He will have no fear of bad news, his heart is steadfast, trusting in the Lord. Psalm 112:7

Thursday, December 29, 2011

Post Christmas Blues

I think everyone gets the after Christmas blues. It is like there is a wall in your plans of life, before Christmas and after Christmas. You just have the get all the Christmas "stuff" done, planned, wrapped, baked, cameras charged, blah, blah blah. Then the day after Christmas you look around and just think what do we do now? What did we talk about before the topic of Christmas came up? So we have been in a little bit of post-Christmas funk, well it may be more than just post-Christmas funk... but that is what I am tagging it as b/c I really can't put my finger on the true emotion. We have been living in survival mode for so long with treatment plans and cancer talks but this is a very strange normal. Christmas was a great celebration but it was also a great distraction. I am really not sure what to do with myself now. It all seems to be settling in, in a real way.
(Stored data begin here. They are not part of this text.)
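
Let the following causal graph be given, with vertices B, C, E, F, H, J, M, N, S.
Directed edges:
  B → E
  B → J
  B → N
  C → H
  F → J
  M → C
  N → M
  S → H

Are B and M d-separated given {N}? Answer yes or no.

Yes — B ⊥ M | {N}.

Bayes-Ball from B | {N} reaches {E,J}.
M ∉ reach(B|{N}) ⇒ B ⊥ M | {N}.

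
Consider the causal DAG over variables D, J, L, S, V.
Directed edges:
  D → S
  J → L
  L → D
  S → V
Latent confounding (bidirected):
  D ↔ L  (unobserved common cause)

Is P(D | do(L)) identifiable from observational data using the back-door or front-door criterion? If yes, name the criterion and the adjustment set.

desc(L)\{L}={D,S,V}; candidates ⊆ {J}.
L↔D: latent back-door arc(s) into L.
size 0: {}; under {} L still reaches {D,J,S,V} ∋ D.
size 1: {J}; under {J} L still reaches {D,S,V} ∋ D.
L↔D cannot be blocked by any observed set — no back-door set.
No mediator lies on a directed L→…→D path.
Neither criterion identifies P(D|do(L)) in this graph.

P(D|do(L)): not identifiable (no BD/FD set).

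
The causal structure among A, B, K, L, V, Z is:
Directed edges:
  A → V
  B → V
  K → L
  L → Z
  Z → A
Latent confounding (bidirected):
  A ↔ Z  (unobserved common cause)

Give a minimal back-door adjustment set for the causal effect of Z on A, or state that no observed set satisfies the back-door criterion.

desc(Z)\{Z}={A,V}; candidates ⊆ {B,K,L}.
Z↔A: latent back-door arc(s) into Z.
size 0: {}; under {} Z still reaches {A,K,L,V} ∋ A.
size 1: {B}, {K}, {L}; under {B} Z still reaches {A,K,L,V} ∋ A.
size 2: {B,K}, {B,L}, {K,L}; under {B,K} Z still reaches {A,L,V} ∋ A.
Z↔A cannot be blocked by any observed set — no back-door set.

Z→A: no observed back-door set.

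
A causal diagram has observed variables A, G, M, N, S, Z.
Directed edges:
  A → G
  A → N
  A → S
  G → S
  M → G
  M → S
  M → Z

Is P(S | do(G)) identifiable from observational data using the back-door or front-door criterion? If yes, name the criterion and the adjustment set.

P(S|do(G)): backdoor, adjust for {A, M}.

desc(G)\{G}={S}; candidates ⊆ {A,M,N,Z}.
size 0: {}; under {} G still reaches {A,M,N,S,Z} ∋ S.
size 1: {A}, {M}, {N} …(+1); under {A} G still reaches {M,S,Z} ∋ S.
{A,M}: G⊥S given {A,M} in G with G→· removed — back-door holds.
P(S|do(G)) = Σ_{A,M} P(S|G,A,M)·P(A,M).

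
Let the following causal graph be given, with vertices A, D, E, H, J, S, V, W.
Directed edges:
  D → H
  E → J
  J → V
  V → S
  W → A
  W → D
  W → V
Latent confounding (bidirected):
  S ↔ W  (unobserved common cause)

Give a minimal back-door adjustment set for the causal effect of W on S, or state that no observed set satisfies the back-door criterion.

W→S: no observed back-door set.

desc(W)\{W}={A,D,H,S,V}; candidates ⊆ {E,J}.
W↔S: latent back-door arc(s) into W.
size 0: {}; under {} W still reaches {S} ∋ S.
size 1: {E}, {J}; under {E} W still reaches {S} ∋ S.
size 2: {E,J}; under {E,J} W still reaches {S} ∋ S.
W↔S cannot be blocked by any observed set — no back-door set.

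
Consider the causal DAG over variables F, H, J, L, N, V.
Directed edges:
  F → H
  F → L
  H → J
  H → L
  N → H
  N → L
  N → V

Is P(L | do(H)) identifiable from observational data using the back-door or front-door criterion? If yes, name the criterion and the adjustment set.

P(L|do(H)): backdoor, adjust for {F, N}.

desc(H)\{H}={J,L}; candidates ⊆ {F,N,V}.
size 0: {}; under {} H still reaches {F,L,N,V} ∋ L.
size 1: {F}, {N}, {V}; under {F} H still reaches {L,N,V} ∋ L.
{F,N}: H⊥L given {F,N} in G with H→· removed — back-door holds.
P(L|do(H)) = Σ_{F,N} P(L|H,F,N)·P(F,N).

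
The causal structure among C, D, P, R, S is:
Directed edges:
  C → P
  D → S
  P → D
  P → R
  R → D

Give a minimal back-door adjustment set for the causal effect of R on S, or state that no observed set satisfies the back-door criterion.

desc(R)\{R}={D,S}; candidates ⊆ {C,P}.
size 0: {}; under {} R still reaches {C,D,P,S} ∋ S.
{P}: R⊥S given {P} in G with R→· removed — back-door holds.

R→S: minimal back-door set {P}.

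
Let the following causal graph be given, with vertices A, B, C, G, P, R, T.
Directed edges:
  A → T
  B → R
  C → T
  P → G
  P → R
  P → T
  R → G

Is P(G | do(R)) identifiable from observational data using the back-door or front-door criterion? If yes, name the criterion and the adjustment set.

desc(R)\{R}={G}; candidates ⊆ {A,B,C,P,T}.
size 0: {}; under {} R still reaches {B,G,P,T} ∋ G.
{P}: R⊥G given {P} in G with R→· removed — back-door holds.
P(G|do(R)) = Σ_{P} P(G|R,P)·P(P).

P(G|do(R)): backdoor, adjust for {P}.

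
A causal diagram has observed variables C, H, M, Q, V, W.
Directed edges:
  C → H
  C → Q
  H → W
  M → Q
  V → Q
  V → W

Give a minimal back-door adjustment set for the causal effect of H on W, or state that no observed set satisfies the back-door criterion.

desc(H)\{H}={W}; candidates ⊆ {C,M,Q,V}.
∅: H⊥W given ∅ in G with H→· removed — back-door holds.

H→W: minimal back-door set ∅.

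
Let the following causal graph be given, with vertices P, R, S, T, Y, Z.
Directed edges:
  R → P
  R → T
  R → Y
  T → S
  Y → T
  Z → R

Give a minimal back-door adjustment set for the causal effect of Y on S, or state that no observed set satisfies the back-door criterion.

desc(Y)\{Y}={S,T}; candidates ⊆ {P,R,Z}.
size 0: {}; under {} Y still reaches {P,R,S,T,Z} ∋ S.
{R}: Y⊥S given {R} in G with Y→· removed — back-door holds.

Y→S: minimal back-door set {R}.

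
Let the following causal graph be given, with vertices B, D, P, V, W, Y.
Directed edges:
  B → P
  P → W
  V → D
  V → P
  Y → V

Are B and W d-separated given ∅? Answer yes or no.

Bayes-Ball from B | ∅ reaches {P,W}.
W ∈ reach(B|∅) ⇒ B ⊥̸ W | ∅.

No — B and W are d-connected given ∅.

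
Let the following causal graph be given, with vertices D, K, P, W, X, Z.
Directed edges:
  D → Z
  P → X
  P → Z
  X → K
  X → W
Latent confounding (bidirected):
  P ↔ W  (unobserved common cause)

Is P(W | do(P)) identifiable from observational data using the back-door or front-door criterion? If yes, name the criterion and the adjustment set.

P(W|do(P)): frontdoor, adjust for {X}.

desc(P)\{P}={K,W,X,Z}; candidates ⊆ {D}.
P↔W: latent back-door arc(s) into P.
size 0: {}; under {} P still reaches {W} ∋ W.
size 1: {D}; under {D} P still reaches {W} ∋ W.
P↔W cannot be blocked by any observed set — no back-door set.
{X}: (i) intercepts every directed P→W path; (ii) no back-door P→{X}; (iii) {P} blocks every back-door {X}→W. Front-door holds.
P(W|do(P)) = Σ_{X} P(X|P) Σ_{P'} P(W|X,P')P(P').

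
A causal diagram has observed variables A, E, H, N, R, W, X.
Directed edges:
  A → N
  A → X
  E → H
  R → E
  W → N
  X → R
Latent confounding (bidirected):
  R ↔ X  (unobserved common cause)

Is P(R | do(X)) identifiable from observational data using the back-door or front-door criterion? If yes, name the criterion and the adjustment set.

P(R|do(X)): not identifiable (no BD/FD set).

desc(X)\{X}={E,H,R}; candidates ⊆ {A,N,W}.
X↔R: latent back-door arc(s) into X.
size 0: {}; under {} X still reaches {A,E,H,N,R} ∋ R.
size 1: {A}, {N}, {W}; under {A} X still reaches {E,H,R} ∋ R.
size 2: {A,N}, {A,W}, {N,W}; under {A,N} X still reaches {E,H,R} ∋ R.
X↔R cannot be blocked by any observed set — no back-door set.
No mediator lies on a directed X→…→R path.
Neither criterion identifies P(R|do(X)) in this graph.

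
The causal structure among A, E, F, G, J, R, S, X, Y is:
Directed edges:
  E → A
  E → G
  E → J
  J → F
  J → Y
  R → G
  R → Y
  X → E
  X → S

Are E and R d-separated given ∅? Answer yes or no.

Bayes-Ball from E | ∅ reaches {A,F,G,J,S,X,Y}.
R ∉ reach(E|∅) ⇒ E ⊥ R | ∅.

Yes — E ⊥ R | ∅.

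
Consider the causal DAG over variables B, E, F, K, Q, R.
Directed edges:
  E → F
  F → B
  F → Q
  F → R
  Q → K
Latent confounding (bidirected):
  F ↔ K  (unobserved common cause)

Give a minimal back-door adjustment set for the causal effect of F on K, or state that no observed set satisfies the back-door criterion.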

Craig was feeling great Christmas Eve, no issues at all. We even bickered after church, just like old times. We have been so far from "normal" I don't even remember what normal looks like but then I saw a glimpse of it and I was right back to a year ago of "I want my life back!!" Some of the emotions of October 2010 were right there all over again. Geez.

I am thankful for a great Christmas with a great family. It was wonderful to celebrate like we always have...at least one last time...

The girls are doing great. Loved their toys Santa and everyone else bought them. Hannah received a (not real) dog that walks, barks and pants. Morgan received a Barbie house and Emily received a Vtech gaming pad. Plus much much more and they loved it all. They got sleeping-bags from my brother and they have been "camping out" in their bunks for the past couple nights.

Margarit, Craig's hospice nurse, is coming over for a visit tomorrow morning. Some days he is good with only a couple naps and day a goes out for lunch or dinner and some days there is more napping than being awake and not a lot of eating. It is not very consistent either way.

So that's where we are, just in a funk. It has been great to catch up with friends that have taken some time off of work. We have an amazing support system that hears the tough conversations. anyway. I'm reading the book "Living With Thorns" for about the fourth time (maybe fifth). It is such an insightful read. I have highlighted and underlined more than I leave blank. I highly recommend it to anyone that's life has taken a turn in a direction they hadn't anticipated.
 
Hope everyone received the peace and joy that the birth of Jesus promised us and had a very merry CHRISTmas!!

2 comments:

Unknown said...

I feel your words deeply (again). I remember my last Christmas with Ed last year and it was surreal knowing it was the last. I also can relate to trying to find "normal". For 17 months we battled this horrific disease, then you make a sort of peace with the inevitable. I am just now finding my new "normal" as it has been a little over 4 months since he left us. I continue to pray for all of you and keep you very near to my heart.

Please know you can reach out to me anytime if you have feelings that you think no one else can understand.

God Bless you all. MK

Rick Blair said...

I am happy that you were able to experience a little bit of normal. Christmas was a blessed and holy time for our family. Great Mass at St. Lawrence, good music, excellent homily at the Children's Mass, and many prayers for Craig and every member of the Merimee Family. I pray for many more normal times for you guys.